IA/0167 - CLOUD NETWORKING AND DATA ANALYSIS
Academic Year 2021/2022
Free text for the University
ALESSANDRO FLORIS (Tit.)
- Teaching style
- Lingua Insegnamento
|[70/91] INTERNET ENGINEERING||[91/00 - Ord. 2018] INGEGNERIA DELLE TECNOLOGIE PER INTERNET||5||50|
The objective of the course is to explain: the technological and architectural solutions for cloud networking and cloud computing; the main characteristics of Big Data and the solutions for Big Data analytics; the main methods for Big Data analysis, Big Data preprocessing and Big Data mining.
Knowledge and understanding
The objective of the course is to provide the students with knowledge and comprehension capacity regarding the technological and architectural solutions for cloud networking and cloud computing, the data analysis methods, the management of Big Data and the techniques for Big Data analytics for the cloud.
Applying Knowledge and understanding
The objective of the course is also to allow the students to apply their knowledge and comprehension capacity for: data analysis methods, data mining, data preprocessing, data classification and clustering methods; Big Data management and techniques for Big Data analytics for the cloud.
The expertise acquired by the students will allow them to evaluate the feasibility of the data analysis techniques to be used based on the data type and quantity to be processed, the applicability of the platforms and software for Big Data management and the implementation of Big Data analytics for the cloud.
The didactic approach and the methods of ascertaining the acquired knowledge will accustom the student to communicate the concepts and methods learned, as well as to formalize the problems in terms of data analysis methods, Big Data management, architectures and platforms and relevant configurations and to discuss the relevant solutions to specialist and non-specialist interlocutors.

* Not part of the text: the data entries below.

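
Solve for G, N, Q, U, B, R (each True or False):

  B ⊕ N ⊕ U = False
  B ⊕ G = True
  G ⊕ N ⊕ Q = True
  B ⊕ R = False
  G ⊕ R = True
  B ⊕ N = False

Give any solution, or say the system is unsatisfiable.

G = False; N = True; Q = False; U = False; B = True; R = True

B ⊕ N ⊕ U = T ⊕ T ⊕ F = False ✓
B ⊕ G = T ⊕ F = True ✓
G ⊕ N ⊕ Q = F ⊕ T ⊕ F = True ✓
B ⊕ R = T ⊕ T = False ✓
G ⊕ R = F ⊕ T = True ✓
B ⊕ N = T ⊕ T = False ✓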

Through the course, students will integrate the knowledge acquired in the other courses with reference to the Internet of Things, the protocols used in the Internet and the design of Smart City applications. Moreover, the carrying out of study activities and presentation of new topics in the class concerning the course topics will give students the ability to autonomously integrate the knowledge learned with the course with further topics and to summarize these topics in order to clearly set a presentation to the audience of colleagues.
The student must have adequate knowledge of Internet access technologies, Internet network protocols, Internet of Things, and basics of statistics. Furthermore, knowledge of technical English and relational data models and DBMS architectures is required. Not necessary, but advisable: Python programming bases.
The skills acquired from previous teachings concern the ability to analyze the basic architectures of telecommunication networks and to understand the logic of Internet of Things applications.
The skills acquired in previous preparatory teachings are essential for understanding, interpretation, critical analysis and resolution of network architectures and distributed systems.
Technologies and architectural solutions for Cloud networking and Cloud computing (8 theory)
Big Data management and Big Data analytics (10 theory and 7 exercises)
● Big Data Fundamentals
● Big Data storage
● Big Data processing
● Big Data analytics
Data analysis methods (15 theory and 10 exercises)
● Data types and statistics description
● Data preprocessing
● Data analysis e data mining
Teaching is organized in traditional ways with lectures with use of slides and classroom exercises using software. In addition, activities are organized for students to present additional topics assigned to them during the course.
Verification of learning
The student will be evaluated with a oral test and with the presentation of an experimental project aimed to verify the ability of the student to design and implement the analysis of a Big Data Dataset.
Gary Lee, Cloud Networking - Understanding Cloud-based Data Center Networks, Morgan Kaufmann Eds.
Jiawei Han, Micheline Kamber, Jian Pei, Data Mining - Concepts and Techniques - Third Edition, Morgan Kaufmann Eds.
During the course the slides and the traces of the exercises will be provided.